Resümee

aus dem Buch "Das zarte Pflänzchen der Solidarität gegossen. Zu den Verfahren und dem Prozess wegen Mitgliedschaft in der militanten gruppe (mg)", S. 73ff, ISBN 978-3-942885-00-3, edition assemblage, März 2011.

Dreieinhalb Jahre Bündnisarbeit neigen sich dem Ende zu. Wie in Bündnissen üblich, haben wir viel gestritten, unterschiedliche Positionen ausgetauscht und manchmal zu viel oder zum falschen Zeitpunkt geschwiegen. In unserer Auswertung ist deutlich geworden: Mehr Kommunikation hätte auch dazu beitragen können, dass Skepsis, Mutmaßungen und Unterstellungen ausbleiben. Dennoch, es war eine intensive Zeit für alle Beteiligten und durch die lange Nachbereitung und die kontroversen Diskussionen darüber „Wie war es wirklich?“, ist uns vieles klarer geworden. Wir haben uns kennengelernt und dennoch gab es auch nach vielen Monaten nicht unter allen ein Vertrauen ineinander. Kontroverse Diskussionen zu führen, haben wir alle oft nicht hingekriegt oder sogar bewusst vermieden. Aber allen war auch klar, dass mensch innerhalb eines Bündnisses bei bestimmten Punkten zu keinem Konsens kommen wird. Dabei ist es nach unseren Erfahrungen sinnvoll, seine eigene Meinung – egal wie sie lautet – auszusprechen, aber nicht mit dem Ziel, sie durchzusetzen. Formuliert und begründet mensch seine Position innerhalb eines Bündnisses, kann dies Denkhorizonte eröffnen und für die weitere Arbeit produktiv sein. Und wer authentisch zu seinen Positionen steht, erhält in der Regel auch Respekt von denen, die seine Meinung nicht teilen. Letztlich haben wir einen Lösungsweg wie in der Mathematik gewählt, den wir sehr sinnvoll finden: Unser gemeinsamer Nenner war größer als die jeweils einzelnen Nenner. (Um Brüche addieren zu können, brauchen diese einen gemeinsamen Nenner. Und der kleinste gemeinsame Nenner ist das kleinste gemeinsame Vielfache der einzelnen Nenner.)

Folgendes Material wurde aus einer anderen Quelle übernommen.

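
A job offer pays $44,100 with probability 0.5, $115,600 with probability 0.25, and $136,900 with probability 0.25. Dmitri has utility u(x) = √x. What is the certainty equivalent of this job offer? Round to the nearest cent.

$79,806.25

E[u] = 0.5·√44100 + 0.25·√115600 + 0.25·√136900 = 0.5·210 + 0.25·340 + 0.25·370 = 282.5
CE = (282.5)² = 79806.25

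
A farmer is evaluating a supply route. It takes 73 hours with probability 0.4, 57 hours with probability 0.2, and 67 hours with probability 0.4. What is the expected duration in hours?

67.4 hours

EV = 0.4 × 73 + 0.2 × 57 + 0.4 × 67 = 29.2 + 11.4 + 26.8 = 67.4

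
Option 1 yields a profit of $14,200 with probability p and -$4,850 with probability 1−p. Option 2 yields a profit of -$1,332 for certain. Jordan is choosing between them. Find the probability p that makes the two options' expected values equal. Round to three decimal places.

p·14200 + (1−p)·(-4850) = -1332
19050p − 4850 = -1332
p = (-1332 + 4850) / 19050

p = 0.185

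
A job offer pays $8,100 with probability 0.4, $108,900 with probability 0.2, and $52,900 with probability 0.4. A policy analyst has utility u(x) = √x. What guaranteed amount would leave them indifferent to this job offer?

$37,636

E[u] = 0.4·√8100 + 0.2·√108900 + 0.4·√52900 = 0.4·90 + 0.2·330 + 0.4·230 = 194
CE = (194)² = 37636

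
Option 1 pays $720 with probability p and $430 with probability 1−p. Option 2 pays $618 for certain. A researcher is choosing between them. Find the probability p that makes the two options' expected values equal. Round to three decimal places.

p·720 + (1−p)·430 = 618
290p + 430 = 618
p = (618 − 430) / 290

p = 0.648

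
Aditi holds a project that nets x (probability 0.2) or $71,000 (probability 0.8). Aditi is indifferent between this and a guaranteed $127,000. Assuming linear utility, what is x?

0.2·x + 0.8·71000 = 127000
0.2·x = 127000 − 56800 = 70200
x = 70200 / 0.2 = 351000

x = $351,000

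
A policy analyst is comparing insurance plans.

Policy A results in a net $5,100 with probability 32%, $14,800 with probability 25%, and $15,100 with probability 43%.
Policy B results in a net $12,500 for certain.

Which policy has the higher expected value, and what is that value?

Policy B ($12,500)

Policy A = 0.32 × 5100 + 0.25 × 14800 + 0.43 × 15100 = 1632 + 3700 + 6493 = 11825
Policy B: 12500 (certain)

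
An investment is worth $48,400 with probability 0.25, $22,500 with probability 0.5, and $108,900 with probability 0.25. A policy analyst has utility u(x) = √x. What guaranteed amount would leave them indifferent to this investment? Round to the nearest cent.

E[u] = 0.25·√48400 + 0.5·√22500 + 0.25·√108900 = 0.25·220 + 0.5·150 + 0.25·330 = 212.5
CE = (212.5)² = 45156.25

$45,156.25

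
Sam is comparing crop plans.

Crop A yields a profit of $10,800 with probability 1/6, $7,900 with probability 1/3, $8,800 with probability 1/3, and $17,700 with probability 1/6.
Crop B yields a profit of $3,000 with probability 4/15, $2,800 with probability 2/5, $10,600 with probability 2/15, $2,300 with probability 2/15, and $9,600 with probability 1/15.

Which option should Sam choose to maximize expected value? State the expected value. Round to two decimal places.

Crop A ($10,316.67)

Crop A = 1/6 × 10800 + 1/3 × 7900 + 1/3 × 8800 + 1/6 × 17700 = 1800 + 2633.3333 + 2933.3333 + 2950 = 10316.6667
Crop B = 4/15 × 3000 + 2/5 × 2800 + 2/15 × 10600 + 2/15 × 2300 + 1/15 × 9600 = 800 + 1120 + 1413.3333 + 306.6667 + 640 = 4280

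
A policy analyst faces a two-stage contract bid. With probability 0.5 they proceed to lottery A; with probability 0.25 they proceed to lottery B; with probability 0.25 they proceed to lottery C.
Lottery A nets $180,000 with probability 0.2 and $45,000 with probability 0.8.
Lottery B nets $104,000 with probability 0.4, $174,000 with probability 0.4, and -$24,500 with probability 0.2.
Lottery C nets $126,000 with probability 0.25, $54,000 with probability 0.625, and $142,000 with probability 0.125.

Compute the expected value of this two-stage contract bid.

$83,325

EV(A) = 0.2 × 180000 + 0.8 × 45000 = 36000 + 36000 = 72000
EV(B) = 0.4 × 104000 + 0.4 × 174000 + 0.2 × (-24500) = 41600 + 69600 − 4900 = 106300
EV(C) = 0.25 × 126000 + 0.625 × 54000 + 0.125 × 142000 = 31500 + 33750 + 17750 = 83000
Overall = 0.5 × 72000 + 0.25 × 106300 + 0.25 × 83000 = 36000 + 26575 + 20750 = 83325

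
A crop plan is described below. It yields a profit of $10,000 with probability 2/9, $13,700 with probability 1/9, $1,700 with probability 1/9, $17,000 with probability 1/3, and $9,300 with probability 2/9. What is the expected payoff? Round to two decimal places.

EV = 2/9 × 10000 + 1/9 × 13700 + 1/9 × 1700 + 1/3 × 17000 + 2/9 × 9300 = 2222.2222 + 1522.2222 + 188.8889 + 5666.6667 + 2066.6667 = 11666.6667

$11,666.67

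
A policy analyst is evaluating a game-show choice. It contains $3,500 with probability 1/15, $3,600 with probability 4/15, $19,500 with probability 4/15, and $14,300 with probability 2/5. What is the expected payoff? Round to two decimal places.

$12,113.33

EV = 1/15 × 3500 + 4/15 × 3600 + 4/15 × 19500 + 2/5 × 14300 = 233.3333 + 960 + 5200 + 5720 = 12113.3333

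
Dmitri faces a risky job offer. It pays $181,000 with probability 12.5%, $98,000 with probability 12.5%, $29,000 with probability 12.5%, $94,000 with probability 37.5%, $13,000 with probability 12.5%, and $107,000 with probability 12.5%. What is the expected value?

$88,750

EV = 0.125 × 181000 + 0.125 × 98000 + 0.125 × 29000 + 0.375 × 94000 + 0.125 × 13000 + 0.125 × 107000 = 22625 + 12250 + 3625 + 35250 + 1625 + 13375 = 88750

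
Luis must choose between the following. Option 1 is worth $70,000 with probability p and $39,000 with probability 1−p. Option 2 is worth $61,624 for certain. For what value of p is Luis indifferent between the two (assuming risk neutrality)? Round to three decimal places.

p = 0.730

p·70000 + (1−p)·39000 = 61624
31000p + 39000 = 61624
p = (61624 − 39000) / 31000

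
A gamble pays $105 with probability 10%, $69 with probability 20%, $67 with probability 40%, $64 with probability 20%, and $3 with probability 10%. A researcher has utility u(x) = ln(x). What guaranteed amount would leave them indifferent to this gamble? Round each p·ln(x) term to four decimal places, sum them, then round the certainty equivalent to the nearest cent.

E[u] = 0.1·ln(105) + 0.2·ln(69) + 0.4·ln(67) + 0.2·ln(64) + 0.1·ln(3) = 0.4654 + 0.8468 + 1.6819 + 0.8318 + 0.1099 = 3.9358
CE = e^3.9358 ≈ 51.20

$51.20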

Gleichzeitig waren unsere Aktivitäten ein Stall voll Arbeit. Einzelne von uns sind phasenweise an die Grenze ihrer Belastbarkeit gegangen. Das zeigt, dass wir zu wenige waren, um all das Nötige umzusetzen. Für einige Initiativen fanden wir schlicht nicht die nötige Zeit, uns fehlten die Mittel oder die Erfahrungen, um so manches wahrzunehmen oder umzusetzen. Aber wir wollen nicht jammern. An der Antirepressionsarbeit zu den mg-Verfahren hat sich auch etwas entwickelt wie etwa eine Vernetzung verschiedener Soligruppen in Berlin.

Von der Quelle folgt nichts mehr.